Dan Blondal, CEO Nano One, sebuah perusahaan baterai, menilai ada sedikit kesalahpahaman jika disebutkan kalau kerapatan energi baterai LFP kalah jauh. Menurutnya, perbedaan kerapatan energi dengan baterai NMC lebih pada level sel baterai. Tapi, sejak baterai LFP lebih aman terhadap lonjakan suhu, baterai jenis ini bisa dikemas lebih ketat ke dalam bentuk prismatik, bukan rumahan yang silindris yang lebih familiar. Itu mengurangi bobot tempat baterai.
Banyak pabrikan juga kini mengarah ke teknologi cell-to-frame atau cell-to-pack di mana sel-sel baterai itu menjadi bagian dari struktur wadah baterai. Ini membuat bobot baterai keseluruhan berkurang. Memang , baterai-baterai LFP masih memiliki bobot lebih berat dibandingkan NMC untuk kerapatan energi yang sama namu, selisih kerapatan energi di level kemasan baterainya menjadi jauh berkurang.
Tesla Mulai Tinggalkan Nikel
Tesla adalah pabrik EV pertama yang beralih ke baterai LFP. Terima kasih kepada desain ringan dan bertenaga dengan efisiensi tinggi, Tesla membutuhkan konsumsi energi lebih sedikit untuk berkendara pada jarak tempuh yang sama dibanding EV lainnya di kelas yang sama.
Para karyawan bekerja di Gigafactory Tesla di Shanghai, Cina timur, pada 20 November 2020. Peletakan batu pertama Gigafactory Tesla di Shanghai dilakukan pada awal 2019, sementara gelombang pengiriman pertama sedan Model 3 made-in-Cina buatan pabrik itu dilakukan setahun kemudian. (Xinhua/Ding Ting)

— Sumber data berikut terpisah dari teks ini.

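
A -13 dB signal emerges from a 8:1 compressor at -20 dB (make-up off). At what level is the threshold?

-21 dB

Input is 8 dB above T (since output overshoot × R = input overshoot: (-20 − T)·8 = -13 − T gives T = -21 dB).
Check: -21 + (-13 − (-21))/8 = -21 + 1 = -20 dB. ✓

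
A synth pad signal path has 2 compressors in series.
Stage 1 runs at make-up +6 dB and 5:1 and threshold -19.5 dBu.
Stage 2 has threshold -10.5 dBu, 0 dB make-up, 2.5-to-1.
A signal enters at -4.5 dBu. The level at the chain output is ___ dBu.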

Jajaran mobil listrik Tesla kini dilengkapi baterai LFP, meski sebagian masih menggunakan NMC. Seiring dengan pabrikan terus memangkas bobot kendaraannya dan memperbaiki efisiensi, kerapatan energi dalam baterai LFP yang standar dipastikan akan tersedia semakin luas di produk Tesla.
Toyota Motor dan Hyundai Motor pada tahun lalu juga telah mengumumkan rencananya untuk melengkapi mobil masa depan mereka dengan baterai LFP. Toyota bahkan mengungkap bahwa penambahan unsur mangan, seperti yang ada dalam baterai NMC, telah memampukan cel-cel baterai LFP memuat energi lebih banyak.
"Menyediakan kemampuan EV untuk melahap jarak tempuh yang lebih jauh--sampai 724 kilometer--dalam sekali charge."